The gap-down open this morning quickly popped higher and then did absolutely nothing else from there.
(Five-Minute Charts: OEX and QQQ)
The first hour of trading consolidated near Tuesday lows and then zoomed higher upon several bits of good news. President Bush trying his best to posture the incentive package thru both houses of Congress is good news to those who await their pork. Citigroup announced its own spin-off to unlock greater value from the sum of its parts not reflected in the whole. That's about all the spark buyers and shorts covering needed to pop prices back toward recent resistance, where all indexes died soon after.
I tried to buy the first dip after it paused a bit from the lows before spurting higher but was thwarted by cable-access gremlins. Internet access worked fine all night and all day except for the few moments I tried to enter a buy-limit order on SPX 1150 calls at 4.00, their current "ask" at the time. Needless to say they traded up to 8.00 not long after and maybe better, but I didn't have the stomach to look beyond there. My little ten-lot would surely have bought a few lunches this week and next had it cleared.
But missed money is a cliché in the life of option trading that I long ago learned to (almost) make peace with. What does the future hold?
(Weekly/Daily Charts: Dow)
Technicals continue to flash all sorts of bearish warnings but what does price action do? Trudge higher. Should everyone just chuck all the charts and buy every dip like it was 1999 relived? Possibly, but I'll sit out that attempt. Several hundred emails from traders who went broke trying that in 2000 and 2001 still ring in the front of my mind and I impatiently wait high-odds entry points either way.
Dow's weekly chart is cloudy and the daily chart bullish for now. The past four days have tacked on +300 points to this index the hard way, in very choppy fashion. Nothing has come easy the past several weeks and I don't expect that to change for at least a few more ahead.
(Weekly/Daily Charts: QQQ)
We could say that the weekly chart here is weak and the daily chart ready to pop higher. Which will prevail? Beats me... I will not try any buy & hold plays either way until some smokin' hot entry signals present themselves. Scalp, scalp for me until then, but not in this symbol at all.
(60/30 Min Charts: QQQ)
Here's why: the Qs used to behave in a very methodical fashion, offering more & better wedges and stochastic reversals than the S&Ps did. Those days are over for now, and perhaps the rebalance will return this index to better behavior. For now it's just a collection of ugly charts across the board that I see zero signs of directional bias to get in front of.
(60/30 Min Charts: SPX)
Same outlook for the S&Ps (SPX pictured here). There has not been a screaming entry point since December 14th when both 60/30 chart signals aligned in oversold extreme and popped higher from there. Choppy, noisy signals all the way as the trend ended and volatility returned.

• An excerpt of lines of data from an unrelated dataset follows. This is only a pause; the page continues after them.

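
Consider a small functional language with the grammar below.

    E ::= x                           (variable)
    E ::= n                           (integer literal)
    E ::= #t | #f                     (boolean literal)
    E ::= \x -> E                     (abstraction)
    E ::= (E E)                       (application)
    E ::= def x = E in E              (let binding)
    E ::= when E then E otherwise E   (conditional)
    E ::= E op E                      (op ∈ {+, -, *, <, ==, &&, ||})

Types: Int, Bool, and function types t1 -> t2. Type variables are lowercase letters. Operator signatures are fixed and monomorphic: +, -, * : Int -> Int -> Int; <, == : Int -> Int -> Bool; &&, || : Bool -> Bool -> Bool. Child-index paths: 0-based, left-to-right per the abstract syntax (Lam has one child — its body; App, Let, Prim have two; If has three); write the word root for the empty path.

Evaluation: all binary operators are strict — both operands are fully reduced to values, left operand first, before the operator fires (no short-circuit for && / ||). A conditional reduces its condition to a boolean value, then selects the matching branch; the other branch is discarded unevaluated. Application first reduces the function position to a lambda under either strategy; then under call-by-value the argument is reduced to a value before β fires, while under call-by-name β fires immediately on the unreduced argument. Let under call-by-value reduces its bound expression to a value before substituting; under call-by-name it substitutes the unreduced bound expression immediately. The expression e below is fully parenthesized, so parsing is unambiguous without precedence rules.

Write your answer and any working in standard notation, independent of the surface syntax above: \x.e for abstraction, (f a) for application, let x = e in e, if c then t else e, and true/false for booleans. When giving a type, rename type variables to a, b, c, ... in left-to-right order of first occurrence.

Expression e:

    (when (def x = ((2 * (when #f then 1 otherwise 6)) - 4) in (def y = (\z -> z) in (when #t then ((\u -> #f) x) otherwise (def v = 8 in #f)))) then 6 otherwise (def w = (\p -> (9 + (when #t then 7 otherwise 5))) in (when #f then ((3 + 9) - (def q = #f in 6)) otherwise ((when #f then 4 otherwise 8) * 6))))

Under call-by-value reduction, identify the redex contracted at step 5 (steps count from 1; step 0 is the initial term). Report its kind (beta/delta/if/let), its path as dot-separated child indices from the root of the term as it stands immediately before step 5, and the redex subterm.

Derivation:
step 0: (if (let x = ((2 * (if false then 1 else 6)) - 4) in (let y = (\z.z) in (if true then ((\u.false) x) else (let v = 8 in false)))) then 6 else (let w = (\p.(9 + (if true then 7 else 5))) in (if false then ((3 + 9) - (let q = false in 6)) else ((if false then 4 else 8) * 6))))
step 1: [if@0.0.0.1] (if (let x = ((2 * 6) - 4) in (let y = (\z.z) in (if true then ((\u.false) x) else (let v = 8 in false)))) then 6 else (let w = (\p.(9 + (if true then 7 else 5))) in (if false then ((3 + 9) - (let q = false in 6)) else ((if false then 4 else 8) * 6))))
step 2: [delta@0.0.0] (if (let x = (12 - 4) in (let y = (\z.z) in (if true then ((\u.false) x) else (let v = 8 in false)))) then 6 else (let w = (\p.(9 + (if true then 7 else 5))) in (if false then ((3 + 9) - (let q = false in 6)) else ((if false then 4 else 8) * 6))))
step 3: [delta@0.0] (if (let x = 8 in (let y = (\z.z) in (if true then ((\u.false) x) else (let v = 8 in false)))) then 6 else (let w = (\p.(9 + (if true then 7 else 5))) in (if false then ((3 + 9) - (let q = false in 6)) else ((if false then 4 else 8) * 6))))
step 4: [let@0] (if (let y = (\z.z) in (if true then ((\u.false) 8) else (let v = 8 in false))) then 6 else (let w = (\p.(9 + (if true then 7 else 5))) in (if false then ((3 + 9) - (let q = false in 6)) else ((if false then 4 else 8) * 6))))
step 5: [let@0] (if (if true then ((\u.false) 8) else (let v = 8 in false)) then 6 else (let w = (\p.(9 + (if true then 7 else 5))) in (if false then ((3 + 9) - (let q = false in 6)) else ((if false then 4 else 8) * 6))))

Answer: let at 0 : (let y = (\z.z) in (if true then ((\u.false) 8) else (let v = 8 in false)))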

As for tomorrow, what do you see? "I see nothing; nothing at all" as affable Sgt. Schultz used to say on Hogan's Heroes. Stochastic values are pinned in overbought extreme, bearish ascending wedges forming but daily-chart signals (not shown) still rising in bullish fashion. What's a trader to do?
Nowadays we have people writing covered calls on stocks they don't want to hold. We have people writing naked puts on some they desire to invest in, albeit at lower prices. Speculators are steering more and more into buying options than shares due to shrunken trading accounts or desire to lesson overall dollar exposure.
Once upon a time we had a majority of people buying stocks they intended to keep for a while, otherwise known as "strong hands". Now more than ever we have buyers with short-term outlook in mind, which used to be known as "weak hands". Does that sound like less volatility or greater to you? Can you see an end to this pattern or will it grow stronger? My guess is we see the current bubble extend into early 2002 when things might become very interesting indeed.
Meanwhile, each expiration week and especially triple-witch events will endure drawn-out volatile chop as positions get unwound over time. That's a large part of what fogs our mirrors when trying to guess future market action. Great for short-term, reactionary traders but quite tough on most everyone else. I would love to see that change for other people's sake but fear it will only get worse.
My solution for handling times like these when high-odds entry points are scant is to get a bit more defensive. If you can't stand watching market action go by, it's fine to dip your toes in but consider doing so with less money than usual. This has not been a highly prosperous December for me: my broker may soon send get well cards after seeing the volume of trades (and commission) dropping off. I'd love to make three or four trips a day in the market but it simply does not exist. What can I do about that? What can you do about that?
Nothing. Nothing at all. The market will not give us what we want: it will give us what we get and nothing more. It doesn't know or care that we are alive, and never will. Best we can do is try to shape ourselves around it because the market will NEVER mold to us.
We can only hope that Thursday and/or Friday offers something of interest to all. The masses are prepped for a Santa Claus rally that may have begun four days ago. Only time will tell and we'll tag along too if we can, but be stingy with risk capital in the process!